L’ancien président a aussi été accusé à plusieurs reprises d’avoir mené grand train au frais des contribuables. En 2002, il lui a été reproché par l’inspection générale de la Ville de Paris d’avoir dépensé l’équivalent de 2,1 millions d’euros en « frais de réception » entre 1987 et 1995. Mais, pour la justice, les éventuels faits qui pouvaient être reprochés aux époux Chirac étaient prescrits. Cette affaire, dite des « frais de bouche », s’est malgré tout frayé un chemin jusqu’à la Cour de cassation, qui a prononcé un non-lieu définitif en 2005.
Le couple présidentiel a aussi été inquiété par la justice pour des vols gratuits dont il a bénéficié entre 1995 et 1999. Ce dossier concerne surtout Bernadette Chirac, qui a été soupçonnée d’avoir voyagé à cinq reprises avec la compagnie Euralair sans avoir à dépenser un centime.
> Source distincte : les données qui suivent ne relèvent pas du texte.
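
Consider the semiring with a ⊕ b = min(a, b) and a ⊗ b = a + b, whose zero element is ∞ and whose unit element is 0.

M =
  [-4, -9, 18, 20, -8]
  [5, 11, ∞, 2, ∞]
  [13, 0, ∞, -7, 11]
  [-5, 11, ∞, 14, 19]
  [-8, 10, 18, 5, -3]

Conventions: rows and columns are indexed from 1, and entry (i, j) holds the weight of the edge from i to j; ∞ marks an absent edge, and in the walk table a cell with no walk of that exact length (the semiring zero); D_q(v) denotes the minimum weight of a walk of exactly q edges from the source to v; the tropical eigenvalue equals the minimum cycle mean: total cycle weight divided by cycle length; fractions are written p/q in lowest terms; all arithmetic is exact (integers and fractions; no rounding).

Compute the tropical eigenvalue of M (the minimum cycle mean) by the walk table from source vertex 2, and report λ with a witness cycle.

q=0: [∞, 0, ∞, ∞, ∞]
q=1: [5, 11, ∞, 2, ∞]
q=2: [-3, -4, 23, 13, -3]
q=3: [-11, -12, 15, -2, -11]
q=4: [-19, -20, 7, -10, -19]
q=5: [-27, -28, -1, -18, -27]
Optimal cycle mean attained by: cycle 1->5->1, total (-8) + (-8), length 2.
Answer: λ = -8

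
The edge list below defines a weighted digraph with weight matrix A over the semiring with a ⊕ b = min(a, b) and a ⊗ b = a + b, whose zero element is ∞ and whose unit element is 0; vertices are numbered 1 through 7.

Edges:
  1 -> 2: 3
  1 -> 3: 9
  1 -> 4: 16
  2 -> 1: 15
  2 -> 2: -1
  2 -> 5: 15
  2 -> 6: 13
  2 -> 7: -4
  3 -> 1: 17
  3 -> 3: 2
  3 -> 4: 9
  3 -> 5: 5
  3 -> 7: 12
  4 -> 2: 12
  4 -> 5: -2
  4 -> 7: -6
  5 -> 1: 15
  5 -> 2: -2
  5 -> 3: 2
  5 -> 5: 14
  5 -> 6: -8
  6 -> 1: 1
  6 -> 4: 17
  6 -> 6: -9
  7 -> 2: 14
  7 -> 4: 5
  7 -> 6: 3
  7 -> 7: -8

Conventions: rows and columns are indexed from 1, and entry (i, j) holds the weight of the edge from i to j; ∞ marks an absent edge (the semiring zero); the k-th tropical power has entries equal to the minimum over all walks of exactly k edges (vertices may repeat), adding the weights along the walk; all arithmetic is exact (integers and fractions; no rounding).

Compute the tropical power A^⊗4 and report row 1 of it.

A^⊗2:
  [18, 2, 11, 18, 14, 16, -1]
  [14, -2, 17, 1, 14, -1, -12]
  [19, 3, 4, 11, 7, -3, 3]
  [13, -4, 0, -1, 12, -10, -14]
  [-7, -3, 4, 9, 7, -17, -6]
  [-8, 4, 10, 8, 15, -18, 11]
  [4, 6, ∞, -3, 3, -6, -16]
A^⊗3:
  [17, 1, 13, 4, 16, 2, -9]
  [0, -3, 16, -7, -1, -10, -20]
  [-2, 2, 6, 8, 9, -12, -5]
  [-9, -5, 2, -9, -3, -19, -22]
  [-16, -4, 2, -1, 7, -26, -14]
  [-17, -5, 1, -1, 6, -27, 0]
  [-5, -2, 5, -11, -5, -15, -24]
A^⊗4:
  [3, 0, 15, -4, 2, -7, -17]
  [-9, -6, 1, -15, -9, -19, -28]
  [-11, 1, 7, 0, 6, -21, -13]
  [-18, -8, -1, -17, -11, -28, -30]
  [-25, -13, -7, -9, -3, -35, -22]
  [-26, -14, -8, -10, -3, -36, -9]
  [-14, -10, -3, -19, -13, -24, -32]
Answer: row 1 of A^⊗4 = [3, 0, 15, -4, 2, -7, -17]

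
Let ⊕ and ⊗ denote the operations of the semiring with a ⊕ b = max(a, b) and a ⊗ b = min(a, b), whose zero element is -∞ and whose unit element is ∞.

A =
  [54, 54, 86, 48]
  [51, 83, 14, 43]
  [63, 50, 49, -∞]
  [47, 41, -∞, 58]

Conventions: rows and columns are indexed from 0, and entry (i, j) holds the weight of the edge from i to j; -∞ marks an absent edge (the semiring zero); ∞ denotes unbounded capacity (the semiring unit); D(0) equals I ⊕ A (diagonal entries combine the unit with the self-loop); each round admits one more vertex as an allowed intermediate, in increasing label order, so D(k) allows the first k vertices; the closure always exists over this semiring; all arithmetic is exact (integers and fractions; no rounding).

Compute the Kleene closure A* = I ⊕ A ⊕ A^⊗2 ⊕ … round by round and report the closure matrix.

D(0):
  [∞, 54, 86, 48]
  [51, ∞, 14, 43]
  [63, 50, ∞, -∞]
  [47, 41, -∞, ∞]
D(1):
  [∞, 54, 86, 48]
  [51, ∞, 51, 48]
  [63, 54, ∞, 48]
  [47, 47, 47, ∞]
D(2):
  [∞, 54, 86, 48]
  [51, ∞, 51, 48]
  [63, 54, ∞, 48]
  [47, 47, 47, ∞]
D(3):
  [∞, 54, 86, 48]
  [51, ∞, 51, 48]
  [63, 54, ∞, 48]
  [47, 47, 47, ∞]
D(4):
  [∞, 54, 86, 48]
  [51, ∞, 51, 48]
  [63, 54, ∞, 48]
  [47, 47, 47, ∞]
Answer: A* = [[∞, 54, 86, 48], [51, ∞, 51, 48], [63, 54, ∞, 48], [47, 47, 47, ∞]]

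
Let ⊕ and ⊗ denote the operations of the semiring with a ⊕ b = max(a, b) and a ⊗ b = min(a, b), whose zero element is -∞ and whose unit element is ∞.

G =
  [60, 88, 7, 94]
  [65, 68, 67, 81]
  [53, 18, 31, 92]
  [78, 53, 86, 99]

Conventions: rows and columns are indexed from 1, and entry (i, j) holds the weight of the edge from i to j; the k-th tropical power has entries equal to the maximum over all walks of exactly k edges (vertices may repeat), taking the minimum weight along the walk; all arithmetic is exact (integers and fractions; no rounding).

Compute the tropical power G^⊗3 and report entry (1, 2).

G^⊗2:
  [78, 68, 86, 94]
  [78, 68, 81, 81]
  [78, 53, 86, 92]
  [78, 78, 86, 99]
G^⊗3:
  [78, 78, 86, 94]
  [78, 78, 81, 81]
  [78, 78, 86, 92]
  [78, 78, 86, 99]
Key observation: the optimum is the walk 1->4->1->2, with weight 94 min 78 min 88 = 78.
Optimal value attained by: walk 1->4->1->2.
Answer: (G^⊗3)[1][2] = 78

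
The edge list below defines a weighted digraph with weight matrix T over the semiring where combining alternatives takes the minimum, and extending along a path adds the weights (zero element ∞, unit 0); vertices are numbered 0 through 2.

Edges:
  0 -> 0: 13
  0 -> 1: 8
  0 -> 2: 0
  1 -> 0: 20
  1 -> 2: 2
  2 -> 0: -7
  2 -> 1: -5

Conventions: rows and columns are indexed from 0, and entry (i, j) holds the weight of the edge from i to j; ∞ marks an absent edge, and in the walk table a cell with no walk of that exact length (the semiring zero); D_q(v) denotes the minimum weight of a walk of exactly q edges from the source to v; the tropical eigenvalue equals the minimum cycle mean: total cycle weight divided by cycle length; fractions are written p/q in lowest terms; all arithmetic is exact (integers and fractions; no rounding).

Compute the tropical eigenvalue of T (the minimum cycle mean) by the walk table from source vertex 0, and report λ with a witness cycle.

q=0: [0, ∞, ∞]
q=1: [13, 8, 0]
q=2: [-7, -5, 10]
q=3: [3, 1, -7]
Optimal cycle mean attained by: cycle 0->2->0, total 0 + (-7), length 2.
Answer: λ = -7/2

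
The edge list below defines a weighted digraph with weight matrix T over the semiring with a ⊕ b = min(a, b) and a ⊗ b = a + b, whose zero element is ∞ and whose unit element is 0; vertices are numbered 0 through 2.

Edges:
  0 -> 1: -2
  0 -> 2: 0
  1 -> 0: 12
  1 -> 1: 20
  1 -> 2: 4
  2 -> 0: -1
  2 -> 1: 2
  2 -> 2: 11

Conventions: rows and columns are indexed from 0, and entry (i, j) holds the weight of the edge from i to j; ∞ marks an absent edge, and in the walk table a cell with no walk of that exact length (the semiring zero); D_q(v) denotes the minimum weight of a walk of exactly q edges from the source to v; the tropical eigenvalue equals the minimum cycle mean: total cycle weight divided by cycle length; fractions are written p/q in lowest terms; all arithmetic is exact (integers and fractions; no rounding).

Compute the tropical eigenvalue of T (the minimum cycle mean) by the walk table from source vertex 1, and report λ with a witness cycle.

q=0: [∞, 0, ∞]
q=1: [12, 20, 4]
q=2: [3, 6, 12]
q=3: [11, 1, 3]
Optimal cycle mean attained by: cycle 0->2->0, total 0 + (-1), length 2.
Answer: λ = -1/2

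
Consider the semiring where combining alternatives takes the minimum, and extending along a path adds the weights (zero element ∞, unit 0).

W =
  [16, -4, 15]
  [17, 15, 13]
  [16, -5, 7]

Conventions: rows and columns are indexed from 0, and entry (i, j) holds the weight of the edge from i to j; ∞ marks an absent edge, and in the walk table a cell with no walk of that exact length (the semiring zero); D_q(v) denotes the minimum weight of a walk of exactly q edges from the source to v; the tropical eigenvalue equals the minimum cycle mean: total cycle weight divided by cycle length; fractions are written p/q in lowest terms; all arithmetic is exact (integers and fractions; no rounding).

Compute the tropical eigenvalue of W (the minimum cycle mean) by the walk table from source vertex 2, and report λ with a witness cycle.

q=0: [∞, ∞, 0]
q=1: [16, -5, 7]
q=2: [12, 2, 8]
q=3: [19, 3, 15]
Optimal cycle mean attained by: cycle 1->2->1, total 13 + (-5), length 2.
Answer: λ = 4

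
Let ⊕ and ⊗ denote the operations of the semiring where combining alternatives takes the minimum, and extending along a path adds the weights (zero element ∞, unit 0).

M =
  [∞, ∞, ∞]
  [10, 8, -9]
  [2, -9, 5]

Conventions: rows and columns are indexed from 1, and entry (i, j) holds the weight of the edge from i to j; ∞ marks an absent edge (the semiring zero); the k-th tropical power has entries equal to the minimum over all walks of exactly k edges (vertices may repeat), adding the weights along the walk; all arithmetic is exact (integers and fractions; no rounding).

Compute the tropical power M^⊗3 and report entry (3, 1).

M^⊗2:
  [∞, ∞, ∞]
  [-7, -18, -4]
  [1, -4, -18]
M^⊗3:
  [∞, ∞, ∞]
  [-8, -13, -27]
  [-16, -27, -13]
Key observation: the optimum is the walk 3->2->3->1, with weight (-9) + (-9) + 2 = -16.
Optimal value attained by: walk 3->2->3->1.
Answer: (M^⊗3)[3][1] = -16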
L’enquête, là encore, s’est soldée par un non-lieu, faute de preuve en 2009.
C’est cette succession de péripéties judiciaires dont Jacques Chirac est toujours sorti indemne qui lui ont valu le surnom d' »intouchable ». Et il aura fallu attendre la retraite de celui qui reste l’un des présidents les plus populaires de la Ve République pour que son incroyable « baraka » prenne fin.